# Classification of subgroups of symmetric group S4

Mathematics ·This article tries to identify the subgroups of symmetric group S4 using theorems from undergraduate algebra courses.

# Basic Fact

Below we will use the cycle notation to denote subgroup elements.

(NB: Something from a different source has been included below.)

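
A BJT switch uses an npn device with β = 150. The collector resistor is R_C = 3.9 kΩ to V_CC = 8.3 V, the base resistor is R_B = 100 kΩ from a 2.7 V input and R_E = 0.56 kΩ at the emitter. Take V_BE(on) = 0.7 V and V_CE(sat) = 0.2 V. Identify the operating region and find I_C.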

\(S_4\) has \(4!\) elements. Categorize them by cycle patterns, and we get,

\(\begin{array}
{c|c|c}
Cycle \ Pattern & No. \ of \ elements & Order \\
\hline
(1,): id. & 1 \ elem & (ord(e)=1) \\
(2,1,1):(1,2),(1,3)... & 6 & (ord(\alpha)=2) \\
(3,1): (1,2,3),(1,3,2)... & 8 & (ord(\beta)=3) \\
(2,2): (1,2)(3,4)... & 3 & (ord(\gamma)=2) \\
(4): (1,2,3,4)... & 6 & (ord(\delta)=4) \\
\end{array}\)

# Classification

From Lagrange’s Theorem, nontrivial proper subgroups of \(S_4\) should be of order p \(\mid\) 24 for some integer \(p\), i.e., \(p = 2,3,4,6,8\) or 12.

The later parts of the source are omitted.